Palisade looks at options for civic center
The town of Palisade is weighing the pros and cons of five plans for a civic center before determining how much it would cost.
The center would be built in the historic high school building acquired from District 51 earlier this year.
Two meetings were held this month to gauge the public’s interest in the plans, which would relocate town administration and possibly the public safety headquarters to the school site while making room for recreational space. Tim Sarmo, Palisade town administrator, said people who attended the meetings were excited for the project but would rather have the historic high school renovated and not torn down.
“The town is growing,” Sarmo said. “We’ve pretty much outgrown the local facilities.”
The high school building is vacant with the exception of the Valley East alternative school and the Palisade branch of the Mesa County library, Sarmo said.
One option would have the building renovated to house town administration, municipal courts and a gym, while the annex would continue to house the library and Valley East. A separate building would be built for fire and police facilities.
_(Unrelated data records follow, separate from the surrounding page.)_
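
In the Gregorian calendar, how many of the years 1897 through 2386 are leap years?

Multiples of 4 in [1897,2386]: 122.
Of those, multiples of 100: 5 (not leap unless ÷400).
Multiples of 400: 1.
Leap years = 122 − 5 + 1 = 118.

118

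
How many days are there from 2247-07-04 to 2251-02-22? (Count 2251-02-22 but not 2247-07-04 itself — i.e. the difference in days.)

1329

Jul 4, 2247 → Jul 4, 2248: 366 days (Feb 29, 2248 is in that span).
Jul 4, 2248 → Jul 4, 2249: 365 days.
Jul 4, 2249 → Jul 4, 2250: 365 days.
Jul 4, 2250 → Aug 4, 2250: 31 days (July has 31).
Aug 4, 2250 → Sep 4, 2250: 31 days (August has 31).
Sep 4, 2250 → Oct 4, 2250: 30 days (September has 30).
Oct 4, 2250 → Nov 4, 2250: 31 days (October has 31).
Nov 4, 2250 → Dec 4, 2250: 30 days (November has 30).
Dec 4, 2250 → Jan 4, 2251: 31 days (December has 31).
Jan 4, 2251 → Feb 4, 2251: 31 days (January has 31).
Feb 4, 2251 → Feb 22, 2251: 18 days.
Total: 1329 days.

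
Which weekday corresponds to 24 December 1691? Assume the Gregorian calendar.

Monday

Doomsday rule: the anchor day for the 1600s is Tuesday. For year 91: 91÷12 = 7 r 7, and 7÷4 = 1, so 7+7+1 = 15.
Tuesday + 15 ≡ Wednesday — that's 1691's doomsday.
In December the doomsday date is Dec 12.
Dec 24 is 12 days after Dec 12; 12 mod 7 = 5, so Wednesday + 5 = Monday.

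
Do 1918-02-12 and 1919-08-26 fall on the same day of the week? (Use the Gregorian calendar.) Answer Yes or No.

Yes

From Feb 12, 1918 to Aug 26, 1919 is 560 days.
560 mod 7 = 0, so they are the same weekday.
(Feb 12, 1918 is a Tuesday; Aug 26, 1919 is a Tuesday.)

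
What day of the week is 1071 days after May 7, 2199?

Tuesday

May 7, 2199 is a Tuesday.
1071 mod 7 = 0, so 1071 days after a Tuesday is Tuesday + 0 = Tuesday.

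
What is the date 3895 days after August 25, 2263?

+366 (one year; includes Feb 29, 2264) → Aug 25, 2264 (3529 left).
+365 (one year) → Aug 25, 2265 (3164 left).
+365 (one year) → Aug 25, 2266 (2799 left).
+365 (one year) → Aug 25, 2267 (2434 left).
+366 (one year; includes Feb 29, 2268) → Aug 25, 2268 (2068 left).
+365 (one year) → Aug 25, 2269 (1703 left).
+365 (one year) → Aug 25, 2270 (1338 left).
+365 (one year) → Aug 25, 2271 (973 left).
+366 (one year; includes Feb 29, 2272) → Aug 25, 2272 (607 left).
+365 (one year) → Aug 25, 2273 (242 left).
Aug has 31 days: +7 → Sep 1, 2273 (235 left).
Sep has 30 days: +30 → Oct 1, 2273 (205 left).
Oct has 31 days: +31 → Nov 1, 2273 (174 left).
Nov has 30 days: +30 → Dec 1, 2273 (144 left).
Dec has 31 days: +31 → Jan 1, 2274 (113 left).
Jan has 31 days: +31 → Feb 1, 2274 (82 left).
Feb has 28 days: +28 → Mar 1, 2274 (54 left).
Mar has 31 days: +31 → Apr 1, 2274 (23 left).
+23 → Apr 24, 2274.

April 24, 2274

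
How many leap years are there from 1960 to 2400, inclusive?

Multiples of 4 in [1960,2400]: 111.
Of those, multiples of 100: 5 (not leap unless ÷400).
Multiples of 400: 2.
Leap years = 111 − 5 + 2 = 108.

108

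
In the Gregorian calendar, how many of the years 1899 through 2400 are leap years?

122

Multiples of 4 in [1899,2400]: 126.
Of those, multiples of 100: 6 (not leap unless ÷400).
Multiples of 400: 2.
Leap years = 126 − 6 + 2 = 122.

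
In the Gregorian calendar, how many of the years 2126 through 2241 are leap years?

28

Multiples of 4 in [2126,2241]: 29.
Of those, multiples of 100: 1 (not leap unless ÷400).
Multiples of 400: 0.
Leap years = 29 − 1 + 0 = 28.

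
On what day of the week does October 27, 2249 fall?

Saturday

Doomsday rule: the anchor day for the 2200s is Friday. For year 49: 49÷12 = 4 r 1, and 1÷4 = 0, so 4+1+0 = 5.
Friday + 5 ≡ Wednesday — that's 2249's doomsday.
In October the doomsday date is Oct 10.
Oct 27 is 17 days after Oct 10; 17 mod 7 = 3, so Wednesday + 3 = Saturday.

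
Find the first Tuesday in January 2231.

January 4, 2231

January 1, 2231 is a Saturday.
The first Tuesday is therefore January 4 (3 days later).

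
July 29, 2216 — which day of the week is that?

Monday

Doomsday rule: the anchor day for the 2200s is Friday. For year 16: 16÷12 = 1 r 4, and 4÷4 = 1, so 1+4+1 = 6.
Friday + 6 ≡ Thursday — that's 2216's doomsday.
In July the doomsday date is Jul 11.
Jul 29 is 18 days after Jul 11; 18 mod 7 = 4, so Thursday + 4 = Monday.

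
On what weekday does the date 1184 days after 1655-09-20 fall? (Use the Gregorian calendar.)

First find the weekday of Sep 20, 1655. Doomsday rule: the anchor day for the 1600s is Tuesday. For year 55: 55÷12 = 4 r 7, and 7÷4 = 1, so 4+7+1 = 12.
Tuesday + 12 ≡ Sunday — that's 1655's doomsday.
In September the doomsday date is Sep 5.
Sep 20 is 15 days after Sep 5; 15 mod 7 = 1, so Sunday + 1 = Monday.
1184 mod 7 = 1, so 1184 days after a Monday is Monday + 1 = Tuesday.

Tuesday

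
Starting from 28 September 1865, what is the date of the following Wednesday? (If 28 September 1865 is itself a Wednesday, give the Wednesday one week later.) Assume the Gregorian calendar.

October 4, 1865

Sep 28, 1865 is a Thursday.
From Thursday to the next Wednesday is 6 days.
Sep 28, 1865 + 6 = Oct 4, 1865.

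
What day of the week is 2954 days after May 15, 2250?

Wednesday

First find the weekday of May 15, 2250. Doomsday rule: the anchor day for the 2200s is Friday. For year 50: 50÷12 = 4 r 2, and 2÷4 = 0, so 4+2+0 = 6.
Friday + 6 ≡ Thursday — that's 2250's doomsday.
In May the doomsday date is May 9.
May 15 is 6 days after May 9; 6 mod 7 = 6, so Thursday + 6 = Wednesday.
2954 mod 7 = 0, so 2954 days after a Wednesday is Wednesday + 0 = Wednesday.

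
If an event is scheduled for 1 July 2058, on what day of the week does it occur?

Doomsday rule: the anchor day for the 2000s is Tuesday. For year 58: 58÷12 = 4 r 10, and 10÷4 = 2, so 4+10+2 = 16.
Tuesday + 16 ≡ Thursday — that's 2058's doomsday.
In July the doomsday date is Jul 11.
Jul 1 is 10 days before Jul 11; 10 mod 7 = 3, so Thursday − 3 = Monday.

Monday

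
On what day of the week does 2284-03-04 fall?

Doomsday rule: the anchor day for the 2200s is Friday. For year 84: 84÷12 = 7 r 0, and 0÷4 = 0, so 7+0+0 = 7.
Friday + 7 ≡ Friday — that's 2284's doomsday.
In March the doomsday date is Mar 14.
Mar 4 is 10 days before Mar 14; 10 mod 7 = 3, so Friday − 3 = Tuesday.

Tuesday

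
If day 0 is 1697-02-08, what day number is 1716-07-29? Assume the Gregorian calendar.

Feb 8, 1697 → Feb 8, 1698: 365 days.
Feb 8, 1698 → Feb 8, 1699: 365 days.
Feb 8, 1699 → Feb 8, 1700: 365 days.
Feb 8, 1700 → Feb 8, 1701: 365 days.
Feb 8, 1701 → Feb 8, 1702: 365 days.
Feb 8, 1702 → Feb 8, 1703: 365 days.
Feb 8, 1703 → Feb 8, 1704: 365 days.
Feb 8, 1704 → Feb 8, 1705: 366 days (Feb 29, 1704 is in that span).
Feb 8, 1705 → Feb 8, 1706: 365 days.
Feb 8, 1706 → Feb 8, 1707: 365 days.
Feb 8, 1707 → Feb 8, 1708: 365 days.
Feb 8, 1708 → Feb 8, 1709: 366 days (Feb 29, 1708 is in that span).
Feb 8, 1709 → Feb 8, 1710: 365 days.
Feb 8, 1710 → Feb 8, 1711: 365 days.
Feb 8, 1711 → Feb 8, 1712: 365 days.
Feb 8, 1712 → Feb 8, 1713: 366 days (Feb 29, 1712 is in that span).
Feb 8, 1713 → Feb 8, 1714: 365 days.
Feb 8, 1714 → Feb 8, 1715: 365 days.
Feb 8, 1715 → Feb 8, 1716: 365 days.
Feb 8, 1716 → Mar 8, 1716: 29 days (February has 29).
Mar 8, 1716 → Apr 8, 1716: 31 days (March has 31).
Apr 8, 1716 → May 8, 1716: 30 days (April has 30).
May 8, 1716 → Jun 8, 1716: 31 days (May has 31).
Jun 8, 1716 → Jul 8, 1716: 30 days (June has 30).
Jul 8, 1716 → Jul 29, 1716: 21 days.
Total: 7110 days.

7110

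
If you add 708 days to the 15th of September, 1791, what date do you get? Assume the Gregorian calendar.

+366 (one year; includes Feb 29, 1792) → Sep 15, 1792 (342 left).
Sep has 30 days: +16 → Oct 1, 1792 (326 left).
Oct has 31 days: +31 → Nov 1, 1792 (295 left).
Nov has 30 days: +30 → Dec 1, 1792 (265 left).
Dec has 31 days: +31 → Jan 1, 1793 (234 left).
Jan has 31 days: +31 → Feb 1, 1793 (203 left).
Feb has 28 days: +28 → Mar 1, 1793 (175 left).
Mar has 31 days: +31 → Apr 1, 1793 (144 left).
Apr has 30 days: +30 → May 1, 1793 (114 left).
May has 31 days: +31 → Jun 1, 1793 (83 left).
Jun has 30 days: +30 → Jul 1, 1793 (53 left).
Jul has 31 days: +31 → Aug 1, 1793 (22 left).
+22 → Aug 23, 1793.

August 23, 1793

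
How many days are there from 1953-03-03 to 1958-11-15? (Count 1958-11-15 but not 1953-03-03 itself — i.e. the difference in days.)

Mar 3, 1953 → Mar 3, 1954: 365 days.
Mar 3, 1954 → Mar 3, 1955: 365 days.
Mar 3, 1955 → Mar 3, 1956: 366 days (Feb 29, 1956 is in that span).
Mar 3, 1956 → Mar 3, 1957: 365 days.
Mar 3, 1957 → Mar 3, 1958: 365 days.
Mar 3, 1958 → Apr 3, 1958: 31 days (March has 31).
Apr 3, 1958 → May 3, 1958: 30 days (April has 30).
May 3, 1958 → Jun 3, 1958: 31 days (May has 31).
Jun 3, 1958 → Jul 3, 1958: 30 days (June has 30).
Jul 3, 1958 → Aug 3, 1958: 31 days (July has 31).
Aug 3, 1958 → Sep 3, 1958: 31 days (August has 31).
Sep 3, 1958 → Oct 3, 1958: 30 days (September has 30).
Oct 3, 1958 → Nov 3, 1958: 31 days (October has 31).
Nov 3, 1958 → Nov 15, 1958: 12 days.
Total: 2083 days.

2083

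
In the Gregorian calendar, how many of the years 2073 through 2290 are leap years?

Multiples of 4 in [2073,2290]: 54.
Of those, multiples of 100: 2 (not leap unless ÷400).
Multiples of 400: 0.
Leap years = 54 − 2 + 0 = 52.

52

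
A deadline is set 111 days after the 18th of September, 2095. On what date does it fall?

January 7, 2096

Sep has 30 days: +13 → Oct 1, 2095 (98 left).
Oct has 31 days: +31 → Nov 1, 2095 (67 left).
Nov has 30 days: +30 → Dec 1, 2095 (37 left).
Dec has 31 days: +31 → Jan 1, 2096 (6 left).
+6 → Jan 7, 2096.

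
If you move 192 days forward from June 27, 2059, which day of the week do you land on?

First find the weekday of Jun 27, 2059. Doomsday rule: the anchor day for the 2000s is Tuesday. For year 59: 59÷12 = 4 r 11, and 11÷4 = 2, so 4+11+2 = 17.
Tuesday + 17 ≡ Friday — that's 2059's doomsday.
In June the doomsday date is Jun 6.
Jun 27 is 21 days after Jun 6; 21 mod 7 = 0, so Friday + 0 = Friday.
192 mod 7 = 3, so 192 days after a Friday is Friday + 3 = Monday.

Monday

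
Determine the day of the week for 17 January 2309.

Doomsday rule: the anchor day for the 2300s is Wednesday. For year 09: 9÷12 = 0 r 9, and 9÷4 = 2, so 0+9+2 = 11.
Wednesday + 11 ≡ Sunday — that's 2309's doomsday.
In January the doomsday date is Jan 3 (2309 is not a leap year).
Jan 17 is 14 days after Jan 3; 14 mod 7 = 0, so Sunday + 0 = Sunday.

Sunday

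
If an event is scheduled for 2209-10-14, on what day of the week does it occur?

Saturday

Doomsday rule: the anchor day for the 2200s is Friday. For year 09: 9÷12 = 0 r 9, and 9÷4 = 2, so 0+9+2 = 11.
Friday + 11 ≡ Tuesday — that's 2209's doomsday.
In October the doomsday date is Oct 10.
Oct 14 is 4 days after Oct 10; 4 mod 7 = 4, so Tuesday + 4 = Saturday.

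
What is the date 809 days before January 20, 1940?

November 2, 1937

−365 (one year) → Jan 20, 1939 (444 left).
−365 (one year) → Jan 20, 1938 (79 left).
−20 → Dec 31, 1937 (end of Dec, 31 days; 59 left).
−31 → Nov 30, 1937 (end of Nov, 30 days; 28 left).
−28 → Nov 2, 1937.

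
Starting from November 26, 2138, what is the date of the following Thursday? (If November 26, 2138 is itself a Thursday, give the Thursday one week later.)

November 27, 2138

Nov 26, 2138 is a Wednesday.
From Wednesday to the next Thursday is 1 day.
Nov 26, 2138 + 1 = Nov 27, 2138.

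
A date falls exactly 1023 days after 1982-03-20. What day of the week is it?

Sunday

Mar 20, 1982 is a Saturday.
1023 mod 7 = 1, so 1023 days after a Saturday is Saturday + 1 = Sunday.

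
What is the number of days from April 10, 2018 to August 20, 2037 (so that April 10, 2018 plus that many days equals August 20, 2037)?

Apr 10, 2018 → Apr 10, 2019: 365 days.
Apr 10, 2019 → Apr 10, 2020: 366 days (Feb 29, 2020 is in that span).
Apr 10, 2020 → Apr 10, 2021: 365 days.
Apr 10, 2021 → Apr 10, 2022: 365 days.
Apr 10, 2022 → Apr 10, 2023: 365 days.
Apr 10, 2023 → Apr 10, 2024: 366 days (Feb 29, 2024 is in that span).
Apr 10, 2024 → Apr 10, 2025: 365 days.
Apr 10, 2025 → Apr 10, 2026: 365 days.
Apr 10, 2026 → Apr 10, 2027: 365 days.
Apr 10, 2027 → Apr 10, 2028: 366 days (Feb 29, 2028 is in that span).
Apr 10, 2028 → Apr 10, 2029: 365 days.
Apr 10, 2029 → Apr 10, 2030: 365 days.
Apr 10, 2030 → Apr 10, 2031: 365 days.
Apr 10, 2031 → Apr 10, 2032: 366 days (Feb 29, 2032 is in that span).
Apr 10, 2032 → Apr 10, 2033: 365 days.
Apr 10, 2033 → Apr 10, 2034: 365 days.
Apr 10, 2034 → Apr 10, 2035: 365 days.
Apr 10, 2035 → Apr 10, 2036: 366 days (Feb 29, 2036 is in that span).
Apr 10, 2036 → Apr 10, 2037: 365 days.
Apr 10, 2037 → May 10, 2037: 30 days (April has 30).
May 10, 2037 → Jun 10, 2037: 31 days (May has 31).
Jun 10, 2037 → Jul 10, 2037: 30 days (June has 30).
Jul 10, 2037 → Aug 10, 2037: 31 days (July has 31).
Aug 10, 2037 → Aug 20, 2037: 10 days.
Total: 7072 days.

7072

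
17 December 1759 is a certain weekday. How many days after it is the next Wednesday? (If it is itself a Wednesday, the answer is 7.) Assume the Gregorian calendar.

2

Dec 17, 1759 is a Monday.
From Monday to the next Wednesday is 2 days.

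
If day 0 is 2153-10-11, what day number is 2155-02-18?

495

Oct 11, 2153 → Oct 11, 2154: 365 days.
Oct 11, 2154 → Nov 11, 2154: 31 days (October has 31).
Nov 11, 2154 → Dec 11, 2154: 30 days (November has 30).
Dec 11, 2154 → Jan 11, 2155: 31 days (December has 31).
Jan 11, 2155 → Feb 11, 2155: 31 days (January has 31).
Feb 11, 2155 → Feb 18, 2155: 7 days.
Total: 495 days.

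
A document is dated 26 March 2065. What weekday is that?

Thursday

Doomsday rule: the anchor day for the 2000s is Tuesday. For year 65: 65÷12 = 5 r 5, and 5÷4 = 1, so 5+5+1 = 11.
Tuesday + 11 ≡ Saturday — that's 2065's doomsday.
In March the doomsday date is Mar 14.
Mar 26 is 12 days after Mar 14; 12 mod 7 = 5, so Saturday + 5 = Thursday.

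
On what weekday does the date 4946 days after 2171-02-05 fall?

Saturday

First find the weekday of Feb 5, 2171. Doomsday rule: the anchor day for the 2100s is Sunday. For year 71: 71÷12 = 5 r 11, and 11÷4 = 2, so 5+11+2 = 18.
Sunday + 18 ≡ Thursday — that's 2171's doomsday.
In February the doomsday date is Feb 28 (2171 is not a leap year).
Feb 5 is 23 days before Feb 28; 23 mod 7 = 2, so Thursday − 2 = Tuesday.
4946 mod 7 = 4, so 4946 days after a Tuesday is Tuesday + 4 = Saturday.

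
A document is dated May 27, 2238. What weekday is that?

Sunday

Doomsday rule: the anchor day for the 2200s is Friday. For year 38: 38÷12 = 3 r 2, and 2÷4 = 0, so 3+2+0 = 5.
Friday + 5 ≡ Wednesday — that's 2238's doomsday.
In May the doomsday date is May 9.
May 27 is 18 days after May 9; 18 mod 7 = 4, so Wednesday + 4 = Sunday.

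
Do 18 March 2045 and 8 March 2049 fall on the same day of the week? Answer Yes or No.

No

From Mar 18, 2045 to Mar 8, 2049 is 1451 days.
1451 mod 7 = 2, so they are different weekdays.
(Mar 18, 2045 is a Saturday; Mar 8, 2049 is a Monday.)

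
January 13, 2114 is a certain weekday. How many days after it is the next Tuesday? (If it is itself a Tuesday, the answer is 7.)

Jan 13, 2114 is a Saturday.
From Saturday to the next Tuesday is 3 days.

3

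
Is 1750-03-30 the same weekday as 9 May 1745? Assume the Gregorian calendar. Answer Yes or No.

No

From May 9, 1745 to Mar 30, 1750 is 1786 days.
1786 mod 7 = 1, so they are different weekdays.
(May 9, 1745 is a Sunday; Mar 30, 1750 is a Monday.)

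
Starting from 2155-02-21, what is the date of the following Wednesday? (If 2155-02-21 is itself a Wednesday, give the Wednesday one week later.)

Feb 21, 2155 is a Friday.
From Friday to the next Wednesday is 5 days.
Feb 21, 2155 + 5 = Feb 26, 2155.

February 26, 2155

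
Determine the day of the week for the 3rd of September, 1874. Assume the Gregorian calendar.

Thursday

Doomsday rule: the anchor day for the 1800s is Friday. For year 74: 74÷12 = 6 r 2, and 2÷4 = 0, so 6+2+0 = 8.
Friday + 8 ≡ Saturday — that's 1874's doomsday.
In September the doomsday date is Sep 5.
Sep 3 is 2 days before Sep 5; 2 mod 7 = 2, so Saturday − 2 = Thursday.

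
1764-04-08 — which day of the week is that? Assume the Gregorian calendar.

Doomsday rule: the anchor day for the 1700s is Sunday. For year 64: 64÷12 = 5 r 4, and 4÷4 = 1, so 5+4+1 = 10.
Sunday + 10 ≡ Wednesday — that's 1764's doomsday.
In April the doomsday date is Apr 4.
Apr 8 is 4 days after Apr 4; 4 mod 7 = 4, so Wednesday + 4 = Sunday.

Sunday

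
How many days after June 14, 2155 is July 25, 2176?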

Another option would be tearing down the buildings and building a new facility for town administration, the library and public safety, among other things.
“Right now we’re weighing disadvantages and advantages to each option,” Sarmo said. “The public doesn’t want to lose the rec center idea, for example, and there’s been mixed reaction to the public safety aspect.”
The District 51 board of education approved an agreement with Palisade on Nov. 26, 2007.
Sarmo said the town officially acquired the site Jan. 2.
According to the agreement, the town gets the buildings, and the district can keep Valley East at the site rent-free for the next 10 years. Palisade must assume the maintenance and utility costs of the buildings, including the school, for up to $13,000 annually.
“This was not a donation on the part of the district, but a great partnership,” Sarmo said.
“We’re putting a building into use and assuming operation and liability.”
Sarmo said the next step in the project is to narrow the options and map out costs for each.
It’s too early to say how the project would be funded, Sarmo said, but it could include a variety of sources such as general funds or debt funds.